Anyone caught with large amounts of crypto can be treated as a criminal, the same way people who have large amounts of cash on them are treated. It's obviously harder to spot someone walking around with a hoard of crypto coins, no black briefcase required.

This is just another tool in an already very expansive toolbox. All in the name of "security".


I don't know what point you tried to make. Claiming that a protocol can't be regulated is completely irrelevant as the selling point of crypto as a currency is that it's operations are immune to regulation.

Or even just apply the regulations transitively to banks, exchanges, and money transmitters (i.e. they can only transact with their crypto equivalents that follow the same regulations).

Regulation where it's necessary (like exchanges) is understandable. Regulation of transactions between individuals and vendors for example is not reasonable. And virtual currency should prevent such regulations by its own design - i.e. there simply should be no technical way to regulate that.

You don't need to ban a protocol. You're free to play around with protocols all day, nobody cares.

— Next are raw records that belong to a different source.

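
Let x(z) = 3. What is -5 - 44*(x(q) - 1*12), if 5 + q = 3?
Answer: 391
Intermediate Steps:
q = -2 (q = -5 + 3 = -2)
-5 - 44*(x(q) - 1*12) = -5 - 44*(3 - 1*12) = -5 - 44*(3 - 12) = -5 - 44*(-9) = -5 + 396 = 391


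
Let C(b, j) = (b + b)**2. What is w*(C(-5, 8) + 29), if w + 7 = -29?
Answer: -4644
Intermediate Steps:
w = -36 (w = -7 - 29 = -36)
C(b, j) = 4*b**2 (C(b, j) = (2*b)**2 = 4*b**2)
w*(C(-5, 8) + 29) = -36*(4*(-5)**2 + 29) = -36*(4*25 + 29) = -36*(100 + 29) = -36*129 = -4644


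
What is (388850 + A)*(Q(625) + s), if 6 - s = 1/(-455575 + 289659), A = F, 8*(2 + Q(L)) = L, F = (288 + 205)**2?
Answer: 17220325137795/331832 ≈ 5.1895e+7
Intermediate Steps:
F = 243049 (F = 493**2 = 243049)
Q(L) = -2 + L/8
A = 243049
s = 995497/165916 (s = 6 - 1/(-455575 + 289659) = 6 - 1/(-165916) = 6 - 1*(-1/165916) = 6 + 1/165916 = 995497/165916 ≈ 6.0000)
(388850 + A)*(Q(625) + s) = (388850 + 243049)*((-2 + (1/8)*625) + 995497/165916) = 631899*((-2 + 625/8) + 995497/165916) = 631899*(609/8 + 995497/165916) = 631899*(27251705/331832) = 17220325137795/331832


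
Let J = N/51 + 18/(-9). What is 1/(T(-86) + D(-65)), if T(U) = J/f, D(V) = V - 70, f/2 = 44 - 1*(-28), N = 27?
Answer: -2448/330505 ≈ -0.0074068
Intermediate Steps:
f = 144 (f = 2*(44 - 1*(-28)) = 2*(44 + 28) = 2*72 = 144)
J = -25/17 (J = 27/51 + 18/(-9) = 27*(1/51) + 18*(-⅑) = 9/17 - 2 = -25/17 ≈ -1.4706)
D(V) = -70 + V
T(U) = -25/2448 (T(U) = -25/17/144 = -25/17*1/144 = -25/2448)
1/(T(-86) + D(-65)) = 1/(-25/2448 + (-70 - 65)) = 1/(-25/2448 - 135) = 1/(-330505/2448) = -2448/330505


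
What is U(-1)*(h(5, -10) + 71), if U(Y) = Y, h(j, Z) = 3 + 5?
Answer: -79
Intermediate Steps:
h(j, Z) = 8
U(-1)*(h(5, -10) + 71) = -(8 + 71) = -1*79 = -79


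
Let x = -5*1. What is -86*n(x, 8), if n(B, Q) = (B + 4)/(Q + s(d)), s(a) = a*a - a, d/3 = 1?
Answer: 43/7 ≈ 6.1429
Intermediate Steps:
d = 3 (d = 3*1 = 3)
x = -5
s(a) = a**2 - a
n(B, Q) = (4 + B)/(6 + Q) (n(B, Q) = (B + 4)/(Q + 3*(-1 + 3)) = (4 + B)/(Q + 3*2) = (4 + B)/(Q + 6) = (4 + B)/(6 + Q))
-86*n(x, 8) = -86*(4 - 5)/(6 + 8) = -86*(-1)/14 = -43*(-1)/7 = -86*(-1/14) = 43/7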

What is absolutely crucial is to cut the link between that protocol and the financial system. And that is very, very simple. There are a few very centralised points where that happens, and those have to follow laws.

They are starting to get cut off already, and these kinds of catastrophes are going to drive the effort to make that happen even quicker.

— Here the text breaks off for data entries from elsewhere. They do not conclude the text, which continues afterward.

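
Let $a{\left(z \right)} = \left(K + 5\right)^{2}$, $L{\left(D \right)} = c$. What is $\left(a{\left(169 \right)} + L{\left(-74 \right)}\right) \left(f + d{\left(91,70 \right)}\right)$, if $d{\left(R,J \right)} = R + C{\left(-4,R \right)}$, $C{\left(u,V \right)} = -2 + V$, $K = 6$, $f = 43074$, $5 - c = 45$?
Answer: $3503574$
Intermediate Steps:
$c = -40$ ($c = 5 - 45 = -40$)
$L{\left(D \right)} = -40$
$a{\left(z \right)} = 121$ ($a{\left(z \right)} = \left(6 + 5\right)^{2} = 11^{2} = 121$)
$d{\left(R,J \right)} = -2 + 2 R$ ($d{\left(R,J \right)} = R + \left(-2 + R\right) = -2 + 2 R$)
$\left(a{\left(169 \right)} + L{\left(-74 \right)}\right) \left(f + d{\left(91,70 \right)}\right) = \left(121 - 40\right) \left(43074 + \left(-2 + 2 \cdot 91\right)\right) = 81 \left(43074 + \left(-2 + 182\right)\right) = 81 \left(43074 + 180\right) = 81 \cdot 43254 = 3503574$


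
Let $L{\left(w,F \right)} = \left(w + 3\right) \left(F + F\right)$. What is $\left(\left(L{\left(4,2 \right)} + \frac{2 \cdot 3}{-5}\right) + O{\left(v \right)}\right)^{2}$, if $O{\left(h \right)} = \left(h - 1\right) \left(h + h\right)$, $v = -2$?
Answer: $\frac{37636}{25} \approx 1505.4$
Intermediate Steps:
$O{\left(h \right)} = 2 h \left(-1 + h\right)$ ($O{\left(h \right)} = \left(-1 + h\right) 2 h = 2 h \left(-1 + h\right)$)
$L{\left(w,F \right)} = 2 F \left(3 + w\right)$ ($L{\left(w,F \right)} = \left(3 + w\right) 2 F = 2 F \left(3 + w\right)$)
$\left(\left(L{\left(4,2 \right)} + \frac{2 \cdot 3}{-5}\right) + O{\left(v \right)}\right)^{2} = \left(\left(2 \cdot 2 \left(3 + 4\right) + \frac{2 \cdot 3}{-5}\right) + 2 \left(-2\right) \left(-1 - 2\right)\right)^{2} = \left(\left(2 \cdot 2 \cdot 7 + 6 \left(- \frac{1}{5}\right)\right) + 2 \left(-2\right) \left(-3\right)\right)^{2} = \left(\left(28 - \frac{6}{5}\right) + 12\right)^{2} = \left(\frac{134}{5} + 12\right)^{2} = \left(\frac{194}{5}\right)^{2} = \frac{37636}{25}$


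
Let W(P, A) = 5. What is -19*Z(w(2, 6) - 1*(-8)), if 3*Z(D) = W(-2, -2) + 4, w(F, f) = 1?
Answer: -57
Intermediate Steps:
Z(D) = 3 (Z(D) = (5 + 4)/3 = (⅓)*9 = 3)
-19*Z(w(2, 6) - 1*(-8)) = -19*3 = -57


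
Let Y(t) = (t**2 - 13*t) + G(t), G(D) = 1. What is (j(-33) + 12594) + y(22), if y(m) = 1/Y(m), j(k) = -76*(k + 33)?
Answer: 2506207/199 ≈ 12594.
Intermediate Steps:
j(k) = -2508 - 76*k (j(k) = -76*(33 + k) = -4*(627 + 19*k) = -2508 - 76*k)
Y(t) = 1 + t**2 - 13*t (Y(t) = (t**2 - 13*t) + 1 = 1 + t**2 - 13*t)
y(m) = 1/(1 + m**2 - 13*m)
(j(-33) + 12594) + y(22) = ((-2508 - 76*(-33)) + 12594) + 1/(1 + 22**2 - 13*22) = ((-2508 + 2508) + 12594) + 1/(1 + 484 - 286) = (0 + 12594) + 1/199 = 12594 + 1/199 = 2506207/199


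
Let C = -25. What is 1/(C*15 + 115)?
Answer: -1/260 ≈ -0.0038462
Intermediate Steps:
1/(C*15 + 115) = 1/(-25*15 + 115) = 1/(-375 + 115) = 1/(-260) = -1/260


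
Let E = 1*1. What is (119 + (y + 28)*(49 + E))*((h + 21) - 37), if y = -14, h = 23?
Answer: 5733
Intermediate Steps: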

I don't think it should be regulation as much as made illegal. I'd encourage all governments to put policy in place to outlaw exchanging crypto for fiat. Until that policy takes action, you can convert still trade in your crypto.

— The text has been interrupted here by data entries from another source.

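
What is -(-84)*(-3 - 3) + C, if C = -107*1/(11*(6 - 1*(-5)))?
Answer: -61091/121 ≈ -504.88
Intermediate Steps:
C = -107/121 (C = -107*1/(11*(6 + 5)) = -107/(11*11) = -107/121 ≈ -0.88430)
-(-84)*(-3 - 3) + C = -(-84)*(-3 - 3) - 107/121 = -(-84)*(-6) - 107/121 = -42*12 - 107/121 = -504 - 107/121 = -61091/121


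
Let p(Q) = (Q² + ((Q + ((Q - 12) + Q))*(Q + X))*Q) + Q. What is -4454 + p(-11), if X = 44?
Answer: 11991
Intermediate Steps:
p(Q) = Q + Q² + Q*(-12 + 3*Q)*(44 + Q) (p(Q) = (Q² + ((Q + ((Q - 12) + Q))*(Q + 44))*Q) + Q = (Q² + ((Q + ((-12 + Q) + Q))*(44 + Q))*Q) + Q = (Q² + ((Q + (-12 + 2*Q))*(44 + Q))*Q) + Q = (Q² + ((-12 + 3*Q)*(44 + Q))*Q) + Q = (Q² + Q*(-12 + 3*Q)*(44 + Q)) + Q = Q + Q² + Q*(-12 + 3*Q)*(44 + Q))
-4454 + p(-11) = -4454 - 11*(-527 + 3*(-11)² + 121*(-11)) = -4454 - 11*(-527 + 3*121 - 1331) = -4454 - 11*(-527 + 363 - 1331) = -4454 - 11*(-1495) = -4454 + 16445 = 11991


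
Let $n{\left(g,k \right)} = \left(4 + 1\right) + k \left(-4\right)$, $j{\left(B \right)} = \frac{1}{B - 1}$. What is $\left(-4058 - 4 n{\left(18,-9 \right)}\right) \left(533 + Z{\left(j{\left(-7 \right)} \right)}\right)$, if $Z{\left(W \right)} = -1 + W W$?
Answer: $- \frac{71877439}{32} \approx -2.2462 \cdot 10^{6}$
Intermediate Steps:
$j{\left(B \right)} = \frac{1}{-1 + B}$
$Z{\left(W \right)} = -1 + W^{2}$
$n{\left(g,k \right)} = 5 - 4 k$
$\left(-4058 - 4 n{\left(18,-9 \right)}\right) \left(533 + Z{\left(j{\left(-7 \right)} \right)}\right) = \left(-4058 - 4 \left(5 - -36\right)\right) \left(533 - \left(1 - \left(\frac{1}{-1 - 7}\right)^{2}\right)\right) = \left(-4058 - 4 \left(5 + 36\right)\right) \left(533 - \left(1 - \left(\frac{1}{-8}\right)^{2}\right)\right) = \left(-4058 - 164\right) \left(533 - \left(1 - \left(- \frac{1}{8}\right)^{2}\right)\right) = \left(-4058 - 164\right) \left(533 + \left(-1 + \frac{1}{64}\right)\right) = - 4222 \left(533 - \frac{63}{64}\right) = \left(-4222\right) \frac{34049}{64} = - \frac{71877439}{32}$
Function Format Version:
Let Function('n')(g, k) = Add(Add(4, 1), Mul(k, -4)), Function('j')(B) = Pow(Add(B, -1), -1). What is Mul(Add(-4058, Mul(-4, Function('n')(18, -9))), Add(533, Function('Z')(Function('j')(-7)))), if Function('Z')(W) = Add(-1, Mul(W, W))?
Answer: Rational(-71877439, 32) ≈ -2.2462e+6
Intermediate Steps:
Function('j')(B) = Pow(Add(-1, B), -1)
Function('Z')(W) = Add(-1, Pow(W, 2))
Function('n')(g, k) = Add(5, Mul(-4, k))
Mul(Add(-4058, Mul(-4, Function('n')(18, -9))), Add(533, Function('Z')(Function('j')(-7)))) = Mul(Add(-4058, Mul(-4, Add(5, Mul(-4, -9)))), Add(533, Add(-1, Pow(Pow(Add(-1, -7), -1), 2)))) = Mul(Add(-4058, Mul(-4, Add(5, 36))), Add(533, Add(-1, Pow(Pow(-8, -1), 2)))) = Mul(Add(-4058, Mul(-4, 41)), Add(533, Add(-1, Pow(Rational(-1, 8), 2)))) = Mul(Add(-4058, -164), Add(533, Add(-1, Rational(1, 64)))) = Mul(-4222, Add(533, Rational(-63, 64))) = Mul(-4222, Rational(34049, 64)) = Rational(-71877439, 32)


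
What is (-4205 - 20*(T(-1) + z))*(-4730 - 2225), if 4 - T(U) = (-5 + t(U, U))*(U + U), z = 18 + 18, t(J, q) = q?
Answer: 33140575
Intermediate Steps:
z = 36
T(U) = 4 - 2*U*(-5 + U) (T(U) = 4 - (-5 + U)*(U + U) = 4 - (-5 + U)*2*U = 4 - 2*U*(-5 + U))
(-4205 - 20*(T(-1) + z))*(-4730 - 2225) = (-4205 - 20*((4 - 2*(-1)**2 + 10*(-1)) + 36))*(-4730 - 2225) = (-4205 - 20*((4 - 2*1 - 10) + 36))*(-6955) = (-4205 - 20*((4 - 2 - 10) + 36))*(-6955) = (-4205 - 20*(-8 + 36))*(-6955) = (-4205 - 20*28)*(-6955) = (-4205 - 560)*(-6955) = -4765*(-6955) = 33140575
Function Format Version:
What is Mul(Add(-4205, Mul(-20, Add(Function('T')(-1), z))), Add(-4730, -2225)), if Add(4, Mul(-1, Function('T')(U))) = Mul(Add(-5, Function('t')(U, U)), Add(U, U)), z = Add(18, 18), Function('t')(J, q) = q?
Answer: 33140575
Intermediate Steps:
z = 36
Function('T')(U) = Add(4, Mul(-2, U, Add(-5, U))) (Function('T')(U) = Add(4, Mul(-1, Mul(Add(-5, U), Add(U, U)))) = Add(4, Mul(-1, Mul(Add(-5, U), Mul(2, U)))) = Add(4, Mul(-1, Mul(2, U, Add(-5, U)))) = Add(4, Mul(-2, U, Add(-5, U))))
Mul(Add(-4205, Mul(-20, Add(Function('T')(-1), z))), Add(-4730, -2225)) = Mul(Add(-4205, Mul(-20, Add(Add(4, Mul(-2, Pow(-1, 2)), Mul(10, -1)), 36))), Add(-4730, -2225)) = Mul(Add(-4205, Mul(-20, Add(Add(4, Mul(-2, 1), -10), 36))), -6955) = Mul(Add(-4205, Mul(-20, Add(Add(4, -2, -10), 36))), -6955) = Mul(Add(-4205, Mul(-20, Add(-8, 36))), -6955) = Mul(Add(-4205, Mul(-20, 28)), -6955) = Mul(Add(-4205, -560), -6955) = Mul(-4765, -6955) = 33140575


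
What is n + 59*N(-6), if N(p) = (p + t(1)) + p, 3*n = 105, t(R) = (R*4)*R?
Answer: -437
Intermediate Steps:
t(R) = 4*R² (t(R) = (4*R)*R = 4*R²)
n = 35 (n = (⅓)*105 = 35)
N(p) = 4 + 2*p (N(p) = (p + 4*1²) + p = (p + 4*1) + p = (p + 4) + p = (4 + p) + p = 4 + 2*p)
n + 59*N(-6) = 35 + 59*(4 + 2*(-6)) = 35 + 59*(4 - 12) = 35 + 59*(-8) = 35 - 472 = -437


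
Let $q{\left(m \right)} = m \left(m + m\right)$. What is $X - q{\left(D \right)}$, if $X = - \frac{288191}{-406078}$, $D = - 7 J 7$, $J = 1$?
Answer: $- \frac{1949698365}{406078} \approx -4801.3$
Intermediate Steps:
$D = -49$ ($D = \left(-7\right) 1 \cdot 7 = \left(-7\right) 7 = -49$)
$q{\left(m \right)} = 2 m^{2}$ ($q{\left(m \right)} = m 2 m = 2 m^{2}$)
$X = \frac{288191}{406078}$ ($X = \left(-288191\right) \left(- \frac{1}{406078}\right) = \frac{288191}{406078} \approx 0.70969$)
$X - q{\left(D \right)} = \frac{288191}{406078} - 2 \left(-49\right)^{2} = \frac{288191}{406078} - 2 \cdot 2401 = \frac{288191}{406078} - 4802 = - \frac{1949698365}{406078}$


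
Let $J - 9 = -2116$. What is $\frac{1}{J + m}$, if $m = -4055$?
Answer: $- \frac{1}{6162} \approx -0.00016229$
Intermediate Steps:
$J = -2107$ ($J = 9 - 2116 = -2107$)
$\frac{1}{J + m} = \frac{1}{-2107 - 4055} = \frac{1}{-6162} = - \frac{1}{6162}$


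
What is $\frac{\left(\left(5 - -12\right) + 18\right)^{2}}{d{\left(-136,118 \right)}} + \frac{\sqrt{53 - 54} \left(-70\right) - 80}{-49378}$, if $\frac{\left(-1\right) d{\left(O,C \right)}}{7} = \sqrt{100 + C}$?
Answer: $\frac{40}{24689} - \frac{175 \sqrt{218}}{218} + \frac{5 i}{3527} \approx -11.851 + 0.0014176 i$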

Look at the regulations already imposed on exchanges. Consider the legal and tax liabilities businesses take on by involving themselves with cryptocurrencies. Some nations have outright banned exchange of their national currency for cryptocurrency.

If cryptocurrencies were not burdened by regulations, there wouldn't be the same informal market for person to person, cash to cryptocurrency transactions.


Regulation would be the least bad approach I think. The current crypto currency direction is untenable currently with the massive amounts of fraud present.

It’d be a stupid move to ban crypto. I’m very pro crypto, but we do need some regulation. It’s too easy to lose your account with no recourse currently. So just introduce ways for companies and consumers to be good actors.

I expect they will introduce tighter regulations, i.e. requiring a license to operate an exchange. But all that's going to do is harm legitimate users of virtual currencies...

Yeah, you can regulate crypto. But then, what's the point? Just have a permissioned regulated blockchain, without all that Proof of Waste nonsense.

Why wouldn’t the regulations apply to crypto?

I do not want financial regulation of virtual currency. I want people to be able to decide for themselves if they understand and are willing to take on risk - if they are not, then don't. Only allowing winners and losers and warts and unicorns will allow virtual currencies to find their place.

I DO want fraud prosecution, but we already have that.


Sure it can, it can just ban crypto currencies and start fining all businesses which accept them and/or allow exchanging them for fiat currencies. While technically people still be able to transfer them I'm not sure how useful that would be in practical terms.

I agree. I think it’s actually far more legislatively contained and reasonable to just ban currency-based applications of blockchain than such a prohibition.

It would be easier to target and lobby politicians to ban crypto exchanges. A stranded asset isn't worth much.

It's not possible or necessary. You can regulate them by controlling the entry/exit into fiat.

Right now, no crypto has value outside of: A) dollar backing, B) speculation/Ponzi schemes, or C) crime.


Regulators don’t have to ban cryptocurrency use among citizens, they only have to ban/overtax everyone trying to cash it out or to run a legal business in it, to reduce liquidity to a level when it’s more risky or expensive than regular laundering. Cryptokids may then play their encryption penny as usual.